In his Explicator article, “Frost’s ‘The Road Not Taken,’” William George suggests that the poem includes “three distinct ages” of the narrator and focuses on the choices that this person must make at the different stages of his life (230). George differentiates the primary speaker of the poem, what he calls the “middle-aged self,” from the younger and older versions, noting that the middle-aged version mocks the other two by taking a more objective stance towards his decision. The younger and older versions “are given to emotion, self-deception, and self-congratulation, and both face a decision which the middle-aged speaker sees with more objective eyes than do his younger and older selves” (230). George demonstrates that, while the middle-aged self is able to view his other selves objectively without delusion and self-aggrandizement, the younger and older selves are incapable of this kind of objectivity in their decision-making.

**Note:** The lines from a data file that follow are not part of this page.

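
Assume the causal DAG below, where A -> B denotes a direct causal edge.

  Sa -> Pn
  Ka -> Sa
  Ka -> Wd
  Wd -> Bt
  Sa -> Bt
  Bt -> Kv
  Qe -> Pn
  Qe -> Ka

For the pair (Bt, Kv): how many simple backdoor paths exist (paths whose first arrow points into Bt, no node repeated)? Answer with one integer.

0

A backdoor path from Bt to Kv is any simple undirected path whose first edge points into Bt (i.e. leaves Bt via a parent).
Parents of Bt: {Sa, Wd}.
No simple path from any parent of Bt reaches Kv without revisiting Bt, so there are no backdoor paths.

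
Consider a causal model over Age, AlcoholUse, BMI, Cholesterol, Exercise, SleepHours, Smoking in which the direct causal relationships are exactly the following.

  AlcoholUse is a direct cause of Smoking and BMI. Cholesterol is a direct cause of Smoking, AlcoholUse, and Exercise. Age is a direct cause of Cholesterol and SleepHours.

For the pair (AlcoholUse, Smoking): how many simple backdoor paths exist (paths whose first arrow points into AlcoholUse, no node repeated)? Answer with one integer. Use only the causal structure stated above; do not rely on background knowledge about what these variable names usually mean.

1

A backdoor path from AlcoholUse to Smoking is any simple undirected path whose first edge points into AlcoholUse (i.e. leaves AlcoholUse via a parent).
Parents of AlcoholUse: {Cholesterol}.
Enumerating:
  P1: AlcoholUse <- Cholesterol -> Smoking
That exhausts the simple backdoor paths. Count: 1.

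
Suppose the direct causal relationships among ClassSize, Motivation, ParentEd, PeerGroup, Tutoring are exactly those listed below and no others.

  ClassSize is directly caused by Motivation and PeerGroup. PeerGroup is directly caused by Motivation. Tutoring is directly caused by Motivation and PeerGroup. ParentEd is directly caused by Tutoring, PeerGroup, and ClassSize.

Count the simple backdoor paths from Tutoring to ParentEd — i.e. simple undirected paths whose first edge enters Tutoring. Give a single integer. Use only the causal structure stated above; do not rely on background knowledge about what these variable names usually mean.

A backdoor path from Tutoring to ParentEd is any simple undirected path whose first edge points into Tutoring (i.e. leaves Tutoring via a parent).
Parents of Tutoring: {Motivation, PeerGroup}.
Enumerating:
  P1: Tutoring <- Motivation -> PeerGroup -> ClassSize -> ParentEd
  P2: Tutoring <- Motivation -> PeerGroup -> ParentEd
  P3: Tutoring <- Motivation -> ClassSize <- PeerGroup -> ParentEd
  P4: Tutoring <- Motivation -> ClassSize -> ParentEd
  P5: Tutoring <- PeerGroup <- Motivation -> ClassSize -> ParentEd
  P6: Tutoring <- PeerGroup -> ClassSize -> ParentEd
  P7: Tutoring <- PeerGroup -> ParentEd
That exhausts the simple backdoor paths. Count: 7.

7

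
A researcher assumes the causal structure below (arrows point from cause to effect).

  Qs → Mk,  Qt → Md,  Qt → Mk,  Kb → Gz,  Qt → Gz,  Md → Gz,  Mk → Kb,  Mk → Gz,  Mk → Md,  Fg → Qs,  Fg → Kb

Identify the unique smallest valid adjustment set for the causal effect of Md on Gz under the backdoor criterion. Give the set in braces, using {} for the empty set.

{Mk, Qt}

Variables eligible for adjustment (non-descendants of Md, excluding Md and Gz): {Fg, Kb, Mk, Qs, Qt}.
Backdoor paths from Md to Gz:
  P1: Md <- Qt -> Mk <- Qs <- Fg -> Kb -> Gz
  P2: Md <- Qt -> Mk -> Kb -> Gz
  P3: Md <- Qt -> Mk -> Gz
  P4: Md <- Qt -> Gz
  P5: Md <- Mk <- Qt -> Gz
  P6: Md <- Mk <- Qs <- Fg -> Kb -> Gz
  P7: Md <- Mk -> Kb -> Gz
  P8: Md <- Mk -> Gz
The empty set is not sufficient: P2 (Md <- Qt -> Mk -> Kb -> Gz) has no collider blocking it and no conditioned non-collider, so it is open.
Try {Mk, Qt}:
  P1: blocked at fork node Qt ∈ conditioning set.
  P2: blocked at fork node Qt ∈ conditioning set.
  P3: blocked at fork node Qt ∈ conditioning set.
  P4: blocked at fork node Qt ∈ conditioning set.
  P5: blocked at chain node Mk ∈ conditioning set.
  P6: blocked at chain node Mk ∈ conditioning set.
  P7: blocked at fork node Mk ∈ conditioning set.
  P8: blocked at fork node Mk ∈ conditioning set.
{Mk, Qt} contains no descendant of Md and blocks every backdoor path.
Every element of {Mk, Qt} is needed (dropping Mk leaves P6 open; dropping Qt leaves P1 open), so no proper subset is valid.
Among all size-2 subsets of the eligible variables, only {Mk, Qt} blocks every backdoor path, so it is the unique smallest valid adjustment set.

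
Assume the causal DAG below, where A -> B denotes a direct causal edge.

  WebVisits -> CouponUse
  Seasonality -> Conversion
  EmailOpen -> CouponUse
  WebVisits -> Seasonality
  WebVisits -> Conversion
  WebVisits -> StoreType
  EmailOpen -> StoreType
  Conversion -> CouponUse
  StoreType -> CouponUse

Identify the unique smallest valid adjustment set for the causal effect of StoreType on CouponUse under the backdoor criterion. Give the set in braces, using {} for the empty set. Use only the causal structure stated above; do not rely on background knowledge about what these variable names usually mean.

{EmailOpen, WebVisits}

Variables eligible for adjustment (non-descendants of StoreType, excluding StoreType and CouponUse): {Conversion, EmailOpen, Seasonality, WebVisits}.
Backdoor paths from StoreType to CouponUse:
  P1: StoreType <- WebVisits -> Seasonality -> Conversion -> CouponUse
  P2: StoreType <- WebVisits -> Conversion -> CouponUse
  P3: StoreType <- WebVisits -> CouponUse
  P4: StoreType <- EmailOpen -> CouponUse
The empty set is not sufficient: P1 (StoreType <- WebVisits -> Seasonality -> Conversion -> CouponUse) has no collider blocking it and no conditioned non-collider, so it is open.
Try {EmailOpen, WebVisits}:
  P1: blocked at fork node WebVisits ∈ conditioning set.
  P2: blocked at fork node WebVisits ∈ conditioning set.
  P3: blocked at fork node WebVisits ∈ conditioning set.
  P4: blocked at fork node EmailOpen ∈ conditioning set.
{EmailOpen, WebVisits} contains no descendant of StoreType and blocks every backdoor path.
Every element of {EmailOpen, WebVisits} is needed (dropping EmailOpen leaves P4 open; dropping WebVisits leaves P1 open), so no proper subset is valid.
Among all size-2 subsets of the eligible variables, only {EmailOpen, WebVisits} blocks every backdoor path, so it is the unique smallest valid adjustment set.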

George’s analysis is broken into two parts; the first part is an analysis of the relationship between the middle-aged self and the younger self, while the second part is an analysis of the relationship between the middle-aged self and the older self. In the first part of the article, George suggests that the younger self is faced with choosing between two roads, paths that the middle-aged self understands are very similar; the younger self, however, refuses to accept their equal value and instead deludes himself with the idea of having chosen a less traveled path (230-31). In the second part of the article, George describes how the older self is faced with choosing between telling the truth about his decision as a youth or lying about it; while the middle-aged self fully recognizes that the choice of the past was not grand, the older self chooses to cover over this truth through deception and self-aggrandizement (231).